Les ema (絵馬) sont des plaquettes en bois sur lesquelles on peut inscrire un vœu. Tout comme les fameux omikuji en papier qui prédisent la (mal)chance au Japon, on peut se les procurer dans un sanctuaire ou un temple en échange de quelques yens, en général entre 500 et 1000¥. Il suffit ensuite d’inscrire son souhait au dos de la plaquette et de l’accrocher sur un présentoir spécial, appelé emakake (絵馬掛け), pour que les divinités puissent le lire en toute tranquillité.

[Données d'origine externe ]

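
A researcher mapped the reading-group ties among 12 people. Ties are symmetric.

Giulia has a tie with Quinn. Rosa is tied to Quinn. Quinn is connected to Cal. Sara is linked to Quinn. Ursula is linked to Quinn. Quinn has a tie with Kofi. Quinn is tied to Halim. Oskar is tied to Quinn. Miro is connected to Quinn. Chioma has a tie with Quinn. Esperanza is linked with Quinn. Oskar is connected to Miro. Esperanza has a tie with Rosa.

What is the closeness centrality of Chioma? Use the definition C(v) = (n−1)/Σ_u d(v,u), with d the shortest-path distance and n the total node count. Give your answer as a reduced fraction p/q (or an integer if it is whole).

Distances from Chioma: Cal:2, Esperanza:2, Giulia:2, Halim:2, Kofi:2, Miro:2, Oskar:2, Quinn:1, Rosa:2, Sara:2, Ursula:2. Sum = 21.
n = 12, so closeness = 11/21.

11/21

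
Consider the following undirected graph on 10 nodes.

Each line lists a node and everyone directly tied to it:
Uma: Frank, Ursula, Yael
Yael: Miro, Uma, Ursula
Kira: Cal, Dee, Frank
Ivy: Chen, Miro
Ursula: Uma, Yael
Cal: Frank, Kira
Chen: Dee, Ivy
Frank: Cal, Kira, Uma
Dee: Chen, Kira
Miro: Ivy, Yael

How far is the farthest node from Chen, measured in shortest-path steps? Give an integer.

Distances from Chen: Cal:3, Dee:1, Frank:3, Ivy:1, Kira:2, Miro:2, Uma:4, Ursula:4, Yael:3.
The largest is 4 (to Uma and Ursula), so the eccentricity of Chen is 4.

4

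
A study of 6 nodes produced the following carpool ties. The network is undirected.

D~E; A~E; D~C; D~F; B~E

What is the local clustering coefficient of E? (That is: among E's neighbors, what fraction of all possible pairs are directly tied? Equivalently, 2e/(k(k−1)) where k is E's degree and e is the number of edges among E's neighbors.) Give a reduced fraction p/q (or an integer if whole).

0

E's neighbors: A, B, and D (k = 3).
Possible neighbor pairs: C(3,2) = 3. Edges among them: none → e = 0.
Clustering(E) = 0/3 = 0.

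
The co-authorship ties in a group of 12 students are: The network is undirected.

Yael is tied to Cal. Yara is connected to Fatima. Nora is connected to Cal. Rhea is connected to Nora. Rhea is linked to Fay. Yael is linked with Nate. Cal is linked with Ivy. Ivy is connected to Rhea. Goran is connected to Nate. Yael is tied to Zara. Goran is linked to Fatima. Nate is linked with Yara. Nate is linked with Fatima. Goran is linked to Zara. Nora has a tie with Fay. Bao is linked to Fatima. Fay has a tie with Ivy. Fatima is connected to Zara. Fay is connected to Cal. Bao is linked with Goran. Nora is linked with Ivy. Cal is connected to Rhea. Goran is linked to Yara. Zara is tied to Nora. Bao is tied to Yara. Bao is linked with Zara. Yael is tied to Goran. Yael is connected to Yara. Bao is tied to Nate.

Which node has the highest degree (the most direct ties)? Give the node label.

Degrees — Bao:5, Cal:5, Fatima:5, Fay:4, Goran:6, Ivy:4, Nate:5, Nora:5, Rhea:4, Yael:5, Yara:5, Zara:5.
The maximum is 6, attained only by Goran.

Goran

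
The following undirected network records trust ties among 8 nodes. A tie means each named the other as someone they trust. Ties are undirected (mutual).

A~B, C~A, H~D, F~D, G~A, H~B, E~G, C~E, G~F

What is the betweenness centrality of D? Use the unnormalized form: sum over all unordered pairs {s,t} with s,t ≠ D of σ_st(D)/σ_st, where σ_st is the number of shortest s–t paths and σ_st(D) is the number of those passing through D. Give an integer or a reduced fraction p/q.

7/3

Pairs whose geodesics pass through D — E–H: 1/3; G–H: 1/2; F–H: 1; F–B: 1/2.
All other pairs contribute 0.
Summing the contributions gives betweenness(D) = 7/3.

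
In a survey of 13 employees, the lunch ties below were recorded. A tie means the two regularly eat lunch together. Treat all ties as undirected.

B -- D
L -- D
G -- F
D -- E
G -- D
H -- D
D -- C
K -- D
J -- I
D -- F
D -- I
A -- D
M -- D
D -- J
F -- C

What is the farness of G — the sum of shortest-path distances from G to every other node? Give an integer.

22

Distances from G: A:2, B:2, C:2, D:1, E:2, F:1, H:2, I:2, J:2, K:2, L:2, M:2.
Sum = 2 + 2 + 2 + 1 + 2 + 1 + 2 + 2 + 2 + 2 + 2 + 2 = 22.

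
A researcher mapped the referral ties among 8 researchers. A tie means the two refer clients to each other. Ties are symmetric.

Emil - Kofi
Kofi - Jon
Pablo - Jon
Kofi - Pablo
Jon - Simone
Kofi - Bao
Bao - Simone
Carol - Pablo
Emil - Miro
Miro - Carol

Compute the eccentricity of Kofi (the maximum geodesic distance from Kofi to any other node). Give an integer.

2

Distances from Kofi: Bao:1, Carol:2, Emil:1, Jon:1, Miro:2, Pablo:1, Simone:2.
The largest is 2 (to Simone, Miro, and Carol), so the eccentricity of Kofi is 2.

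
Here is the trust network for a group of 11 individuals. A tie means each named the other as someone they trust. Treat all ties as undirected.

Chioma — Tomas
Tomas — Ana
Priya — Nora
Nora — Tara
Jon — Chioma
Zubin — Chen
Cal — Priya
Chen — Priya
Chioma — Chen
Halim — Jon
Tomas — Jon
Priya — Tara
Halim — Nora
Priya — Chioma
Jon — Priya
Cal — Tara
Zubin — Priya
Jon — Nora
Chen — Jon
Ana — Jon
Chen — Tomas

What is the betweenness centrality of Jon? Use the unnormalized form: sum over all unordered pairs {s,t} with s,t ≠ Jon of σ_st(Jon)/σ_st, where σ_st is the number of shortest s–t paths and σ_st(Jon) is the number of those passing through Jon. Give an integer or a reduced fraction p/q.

43/3

Pairs whose geodesics pass through Jon — Tomas–Halim: 1; Tomas–Priya: 1/3; Tomas–Tara: 2/4; Tomas–Cal: 1/3; Tomas–Nora: 1; Halim–Ana: 1; Halim–Priya: 1/2; Halim–Chen: 1; Halim–Zubin: 2/3; Halim–Cal: 1/3; Halim–Chioma: 1; Ana–Priya: 1; Ana–Chen: 1/2; Ana–Tara: 2/2 … (+6 more pairs).
All other pairs contribute 0.
Summing the contributions gives betweenness(Jon) = 43/3.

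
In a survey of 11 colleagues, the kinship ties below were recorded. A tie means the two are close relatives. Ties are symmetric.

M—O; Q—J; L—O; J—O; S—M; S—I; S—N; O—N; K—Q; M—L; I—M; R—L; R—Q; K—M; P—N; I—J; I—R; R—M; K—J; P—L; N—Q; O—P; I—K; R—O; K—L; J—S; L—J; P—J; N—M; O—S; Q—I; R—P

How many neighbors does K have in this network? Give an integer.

K is directly tied to I, J, L, M, and Q. That is 5 neighbors, so the degree of K is 5.

5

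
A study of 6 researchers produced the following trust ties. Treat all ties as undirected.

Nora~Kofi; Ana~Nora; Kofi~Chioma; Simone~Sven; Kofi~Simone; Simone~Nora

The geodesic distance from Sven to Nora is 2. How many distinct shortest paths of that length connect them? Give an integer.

1

The shortest distance is 2, and the only length-2 path is Sven–Simone–Nora. So there is exactly 1 shortest path.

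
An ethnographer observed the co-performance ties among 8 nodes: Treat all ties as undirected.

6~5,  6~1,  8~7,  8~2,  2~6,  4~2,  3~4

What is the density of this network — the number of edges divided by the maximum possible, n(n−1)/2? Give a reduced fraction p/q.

There are 7 edges and 8 nodes, so the maximum possible is C(8,2) = 28.
Density = 7/28 = 1/4.

1/4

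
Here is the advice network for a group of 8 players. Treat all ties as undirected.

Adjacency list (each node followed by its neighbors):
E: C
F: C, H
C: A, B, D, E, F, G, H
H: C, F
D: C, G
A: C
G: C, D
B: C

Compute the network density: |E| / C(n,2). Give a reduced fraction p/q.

There are 9 edges and 8 nodes, so the maximum possible is C(8,2) = 28.
Density = 9/28.

9/28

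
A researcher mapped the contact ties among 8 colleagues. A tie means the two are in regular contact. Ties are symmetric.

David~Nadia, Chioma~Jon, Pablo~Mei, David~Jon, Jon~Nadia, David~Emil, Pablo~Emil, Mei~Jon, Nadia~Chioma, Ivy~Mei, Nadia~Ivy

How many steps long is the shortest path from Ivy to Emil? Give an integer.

One shortest route is Ivy – Nadia – David – Emil, which uses 3 edges, and at distance 2 from Ivy we only reach {Chioma, David, Jon, Pablo}, which does not include Emil. So d(Ivy,Emil) = 3.

3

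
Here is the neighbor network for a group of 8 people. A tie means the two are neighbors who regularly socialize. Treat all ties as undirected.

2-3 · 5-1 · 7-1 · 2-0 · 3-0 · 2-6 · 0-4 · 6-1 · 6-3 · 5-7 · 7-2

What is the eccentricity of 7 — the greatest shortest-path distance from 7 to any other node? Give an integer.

3

Distances from 7: 0:2, 1:1, 2:1, 3:2, 4:3, 5:1, 6:2.
The largest is 3 (to 4), so the eccentricity of 7 is 3.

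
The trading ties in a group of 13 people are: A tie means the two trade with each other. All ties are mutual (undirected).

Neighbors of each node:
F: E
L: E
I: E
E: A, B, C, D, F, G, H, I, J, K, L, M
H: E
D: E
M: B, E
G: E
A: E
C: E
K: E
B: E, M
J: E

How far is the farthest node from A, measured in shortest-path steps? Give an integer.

2

Distances from A: B:2, C:2, D:2, E:1, F:2, G:2, H:2, I:2, J:2, K:2, L:2, M:2.
The largest is 2 (to F, H, G, B, C, L, M, K, I, J, and D), so the eccentricity of A is 2.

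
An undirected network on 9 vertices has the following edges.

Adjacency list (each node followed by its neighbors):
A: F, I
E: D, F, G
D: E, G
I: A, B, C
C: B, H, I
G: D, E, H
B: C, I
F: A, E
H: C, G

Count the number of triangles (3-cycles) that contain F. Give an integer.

F's neighbors are A and E, but none of them are tied to each other, so no triangle contains F.

0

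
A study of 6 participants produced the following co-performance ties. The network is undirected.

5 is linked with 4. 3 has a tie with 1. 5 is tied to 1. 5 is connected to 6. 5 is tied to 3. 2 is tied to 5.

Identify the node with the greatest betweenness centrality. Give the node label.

Unnormalized betweenness of each node: 1:0, 2:0, 3:0, 4:0, 5:9, 6:0.
5 has the largest value, 9, making it the main broker — the node through which the most shortest paths run.

5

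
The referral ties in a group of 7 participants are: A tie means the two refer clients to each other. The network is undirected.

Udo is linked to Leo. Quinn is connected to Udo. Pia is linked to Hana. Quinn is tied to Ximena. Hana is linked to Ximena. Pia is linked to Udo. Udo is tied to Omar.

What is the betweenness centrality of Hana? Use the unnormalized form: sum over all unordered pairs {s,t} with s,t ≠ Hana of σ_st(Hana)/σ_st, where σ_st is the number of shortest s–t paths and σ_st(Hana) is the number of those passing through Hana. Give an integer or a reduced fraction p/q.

1

Pairs whose geodesics pass through Hana — Ximena–Pia: 1.
All other pairs contribute 0.
Summing the contributions gives betweenness(Hana) = 1.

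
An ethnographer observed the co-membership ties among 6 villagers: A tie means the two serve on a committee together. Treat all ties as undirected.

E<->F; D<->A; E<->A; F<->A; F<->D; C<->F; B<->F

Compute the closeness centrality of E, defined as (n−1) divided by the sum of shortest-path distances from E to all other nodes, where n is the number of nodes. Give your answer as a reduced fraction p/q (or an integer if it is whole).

Distances from E: A:1, B:2, C:2, D:2, F:1. Sum = 8.
n = 6, so closeness = 5/8.

5/8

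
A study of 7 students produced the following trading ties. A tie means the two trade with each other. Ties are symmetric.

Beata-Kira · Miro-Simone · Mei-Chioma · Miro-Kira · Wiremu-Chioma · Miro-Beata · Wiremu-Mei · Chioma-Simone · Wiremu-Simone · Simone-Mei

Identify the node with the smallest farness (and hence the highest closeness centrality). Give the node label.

Simone

Farness (sum of distances to all others) for each node — Beata:13, Chioma:11, Kira:13, Mei:11, Miro:9, Simone:8, Wiremu:11.
The smallest farness is 8, for Simone, so Simone has the highest closeness.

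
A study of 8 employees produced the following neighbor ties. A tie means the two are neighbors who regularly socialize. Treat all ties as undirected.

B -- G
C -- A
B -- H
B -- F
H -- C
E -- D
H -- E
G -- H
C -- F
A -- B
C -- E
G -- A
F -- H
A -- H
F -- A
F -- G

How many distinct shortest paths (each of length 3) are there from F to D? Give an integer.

2

The shortest distance is 3. The length-3 paths are: F–H–E–D; F–C–E–D.
That gives 2 distinct shortest paths.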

L’histoire lointaine des ema…

Tunnel d’ema (@Aki yama Flickr)

Ema signifie littéralement « image de cheval », car à l’origine pour espérer obtenir les faveurs des divinités on amenait des chevaux au sanctuaire comme offrande. Le cheval étant considéré comme la monture des kami (divinités shintô), on pensait qu’en offrant un cheval au sanctuaire les divinités seraient contentes et accorderaient ainsi leurs faveurs plus facilement.

Selon le Fudoki de la province d’Hitachi, un rapport datant de 713, cette coutume commença sous le règne de l’empereur Sujin (-96/-29), considéré comme faisant partie des empereurs légendaires. Cependant, comme offrir un cheval était un don assez coûteux que tout le monde ne pouvait se permettre, il fut décidé dès l’époque de Nara (710-794) de remplacer les vrais chevaux par de petites statuettes de chevaux, appelées « umagata ». Par la suite, les figurines furent finalement remplacées par des effigies de chevaux dessinées sur une planche de bois.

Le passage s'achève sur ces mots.